Integrated network pharmacology and comprehensive bioinformatics analysis to identify the mechanisms and molecular targets of ketamine in ischemic stroke-depression comorbidity.

Comorbid depression following ischemic stroke is a debilitating condition with complex pathophysiology. Although ketamine demonstrates rapid antidepressant effects, its molecular mechanisms in the context of this comorbidity are poorly understood. We employed a network pharmacology approach to hypothesize potential molecular targets and pathways of ketamine relevant to both ischemic stroke and depression. Differentially expressed genes for ischemic stroke and major depressive disorder were identified from public Gene Expression Omnibus datasets. A broad set of potential ketamine-associated genes was compiled from the SwissTargetPrediction, Comparative Toxicogenomics Database, and GeneCards databases. The intersection of these gene sets was analyzed via Gene Ontology and Kyoto Encyclopedia of Genes and Genomes enrichment analyses. A protein-protein interaction network was constructed, and hub genes were identified. SHAP-based interpretability analysis was performed to rank the relative importance of these hub genes. Further analyses, including gene set enrichment analysis, immune infiltration estimation, and signaling network reconstruction, were conducted to characterize the functional context of key candidates.
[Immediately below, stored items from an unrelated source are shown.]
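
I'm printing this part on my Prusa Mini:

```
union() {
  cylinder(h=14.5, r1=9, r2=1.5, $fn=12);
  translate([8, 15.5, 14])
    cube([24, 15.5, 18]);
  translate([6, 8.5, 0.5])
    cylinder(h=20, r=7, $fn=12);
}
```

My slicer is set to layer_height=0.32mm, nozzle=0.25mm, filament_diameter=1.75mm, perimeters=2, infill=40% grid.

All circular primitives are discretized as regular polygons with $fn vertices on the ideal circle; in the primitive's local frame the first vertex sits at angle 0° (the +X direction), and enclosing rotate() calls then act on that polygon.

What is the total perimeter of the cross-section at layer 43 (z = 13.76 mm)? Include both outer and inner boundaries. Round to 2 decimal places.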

Molecular docking was performed to probe potential interactions between ketamine and candidate proteins. Our integrative analysis identified 42 intersecting genes, with enrichment in pathways such as lipid and atherosclerosis, interleukin-17 signaling, and cellular response to stimuli. Two genes, IL1RN and DDIT3, emerged as central candidates and were linked to immune regulation, neurotrophin signaling, and ubiquitin-mediated processes in our subsequent analyses. Docking simulations suggested potential binding of ketamine to these proteins. These in silico findings propose that the putative effects of ketamine on comorbid ischemic stroke and depression may involve modulation of multiple pathways, with IL1RN and DDIT3 as potential key contributors. This work provides a hypothesis-generating framework for future experimental and clinical validation.